There is an old saying about Afghanistan: “It is me against my brother. It is my brother and I against my cousin. It is my brother, my cousin and I against the world.” Afghanistan is a land of warriors. If they have no common enemy they war with each other. When the Soviets left, so left the common enemy and civil war broke out. The loosely knit cohesive social fabric that existed during the war with Soviets disintegrated. There was no system of laws. Power was to the strongest. After a rape of twelve year old girls in Kandahar and several murders, the Afghan people wanted some sort of order. Enter the Taliban. With their harsh ways and strict adherence to the Sharia, the laws of Islam, they also brought order.

The Taliban, which translates to student, are the holy warriors for Islam. They are of the Sunni sect of Islam with the goal of creating a purely Islamic culture governed by the strictest interpretations of the Sharia, Islamic Law. This set of laws requires the most austere of lifestyles: no music, no books except the Quran and other Islamic texts, and very little social interaction. Women fair very badly under the Taliban; they are not allowed in public unless wearing a Burka, a dress that covers the woman from head to toe leaving only a screened area for her to see and breath. This is to keep men from wavering in their dedication to Islam and becoming tempted by the flesh. Women must be accompanied on the street by a male blood relative, and they are prohibited from attending school or work. Under the Taliban public executions are common, and the Sharia prescribes the most barbaric of punishments: the cutting off of a hand for stealing, beheading, and blinding.

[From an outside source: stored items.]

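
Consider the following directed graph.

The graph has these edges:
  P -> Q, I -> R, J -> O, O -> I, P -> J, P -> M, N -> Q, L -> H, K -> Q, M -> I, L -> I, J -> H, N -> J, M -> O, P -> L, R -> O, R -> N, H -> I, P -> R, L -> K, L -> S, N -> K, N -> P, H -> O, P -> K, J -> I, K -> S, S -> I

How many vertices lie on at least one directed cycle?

A vertex is on a directed cycle iff it belongs to a strongly connected component of size ≥ 2 (or has a self-loop).
The vertices on cycles are {H, I, J, K, L, M, N, O, P, R, S} — 11 in total.

11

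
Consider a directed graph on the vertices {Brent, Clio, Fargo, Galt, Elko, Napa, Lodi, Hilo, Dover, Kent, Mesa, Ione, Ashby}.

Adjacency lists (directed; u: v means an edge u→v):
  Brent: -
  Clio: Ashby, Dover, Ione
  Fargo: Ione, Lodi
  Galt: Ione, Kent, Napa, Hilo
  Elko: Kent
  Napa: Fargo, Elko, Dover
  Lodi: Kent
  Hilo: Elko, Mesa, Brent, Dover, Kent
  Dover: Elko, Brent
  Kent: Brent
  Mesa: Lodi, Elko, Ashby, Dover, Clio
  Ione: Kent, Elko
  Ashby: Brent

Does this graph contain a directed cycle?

No

DFS with white/gray/black marking, starting from Clio:
Clio gray
  Ashby gray
    Brent gray
    Brent black
  Ashby black
  Dover gray
    Elko gray
      Kent gray
        Kent→Brent: Brent black — skip
      Kent black
    Elko black
    Dover→Brent: Brent black — skip
  Dover black
  Ione gray
    Ione→Kent: Kent black — skip
    Ione→Elko: Elko black — skip
  Ione black
Clio black
Fargo gray
  Fargo→Ione: Ione black — skip
  Lodi gray
    Lodi→Kent: Kent black — skip
  Lodi black
Fargo black
Galt gray
  Galt→Ione: Ione black — skip
  Galt→Kent: Kent black — skip
  Napa gray
    Napa→Fargo: Fargo black — skip
    Napa→Elko: Elko black — skip
    Napa→Dover: Dover black — skip
  Napa black
  Hilo gray
    Hilo→Elko: Elko black — skip
    Mesa gray
      Mesa→Lodi: Lodi black — skip
      Mesa→Elko: Elko black — skip
      Mesa→Ashby: Ashby black — skip
      Mesa→Dover: Dover black — skip
      Mesa→Clio: Clio black — skip
    Mesa black
    Hilo→Brent: Brent black — skip
    Hilo→Dover: Dover black — skip
    Hilo→Kent: Kent black — skip
  Hilo black
Galt black
Every edge goes to a white or black vertex — no back edge, so the graph is acyclic.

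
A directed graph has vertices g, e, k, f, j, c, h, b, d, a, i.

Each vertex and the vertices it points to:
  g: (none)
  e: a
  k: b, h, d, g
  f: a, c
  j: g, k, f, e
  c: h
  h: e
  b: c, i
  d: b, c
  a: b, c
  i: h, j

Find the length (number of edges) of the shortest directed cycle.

For each vertex v, BFS finds the shortest path from v back to v.
The shortest such closed walk is j → k → b → i → j, length 4.

4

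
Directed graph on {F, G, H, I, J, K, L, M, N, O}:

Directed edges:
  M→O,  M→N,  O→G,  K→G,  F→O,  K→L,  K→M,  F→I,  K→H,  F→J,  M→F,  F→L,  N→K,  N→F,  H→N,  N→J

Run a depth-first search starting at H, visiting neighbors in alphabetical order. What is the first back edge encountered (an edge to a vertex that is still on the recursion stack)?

DFS from H (visiting neighbors in alphabetical order); mark gray on enter, black on exit:
H gray
  N gray
    F gray
      I gray
      I black
      J gray
      J black
      L gray
      L black
      O gray
        G gray
        G black
      O black
    F black
    N→J: J black — skip
    K gray
      K→G: G black — skip
      K→H: H is gray → back edge
First back edge: K → H.

K→H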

The Taliban are tied very closely with the Wahabbi Sect of Sunnism of Saudi Arabia another very strict culture. The rich Saudis contribute a great deal of financial support to the Taliban as well as supplying them with young enthusiasts from their madrassas’, religious schools. On her journey to Kandahar, Nafes, encounters a young man who had been expelled from the local school, a school that teaches only the Quran and the attributes of the Kalashnikov rifle. The goal of the school is to send out Mulahs, religious leaders. The madrassas’ are the only form of education in many Islamic countries and this presents a real problem. The young men educated in these schools are taught the Quran and other Islamic texts but no other skills. They in turn are not prepared for any other occupation and are unable to find employment. Many of them emigrate to Europe seeking employment with no employable skills creating a problem for many European governments.

As the Taliban took control of Afghanistan, they began to provide a safe haven for Al-Qaeda and their road to 9-11. Ironically as the Saudis provide much of the financial support for the Taliban. That money comes from oil purchases from the United States.

Makhmalbaf, the Kandahar film director, uses his camera as a wide brush to paint the long horizons of the desert along the Iranian Afghan border. The sand is interrupted only by low growing spindly plants spaced apart from each other. And, thus the road to Kandahar.

The DVD, “Kandahar” is available at the many public libraries.